The House of Memory is a house, a collective house in which Milanese citizens hope to find protection for the memories they want to preserve. The house is an object to be both protected and exhibited, a treasury to be surrounded with an envelope that both defends and exposes its content. The House of Memory is a monument, although it operates in a society without any precise collective goals to assign to architecture. Instead of opposing this unclear condition, we imagined how to profit from it. The new building highlights the complementarity of material and immaterial archives: different styles of memory coincide in an object that is ready to establish a dialogue with different audiences without renouncing the possibility of providing a unified representation. The House of Memory is entirely covered with large images depicting Milan’s recent history. The decorated façade, more than defining a shared memory, exposes the need for such sharing. The images appear more clearly from afar and then they lose clarity by coming closer. They dissolve into a sort of floating dust, as if they would finally be unsure about the very same truth that they so proudly accepted to expose.

The House of Memory is an extremely compact building. The compactness of the building and the limited amount of glass surfaces also provide a great thermal capacity, that contributes to the overall energy saving. The external walls’ considerable thickness (45 cm) reduces the energy losses. The extreme simplicity of the constructive solutions chosen throughout the building (raw concrete pillars, exposed installations) allowed maintaining extremely low construction costs (around 1400 €/sqm).

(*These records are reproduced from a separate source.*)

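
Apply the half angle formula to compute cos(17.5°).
cos(17.5°) = √((1 + cos 35°)/2) = 0.9537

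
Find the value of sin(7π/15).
sin(7π/15) = 0.9945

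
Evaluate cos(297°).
cos(297°) = 0.454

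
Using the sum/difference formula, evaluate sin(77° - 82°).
sin(77° - 82°) = sin 77° cos 82° - cos 77° sin 82° = -0.08716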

The façades of the House of Memory are entirely realized in bricks and combine a frame made of pilasters and architraves in slight relief with large recessed panels decorated with images in six tones. These large panels are subdivided in nineteen squares with portraits and eight large rectangles with historical scenes. The images are elaborations of archive photographs. These photographs have been then reduced to a number of pixels equal to the number of bricks contained in the panel and then processed and subdivided in six colours, so that to each brick in the façade panel would correspond to a pixel of the elaborated image.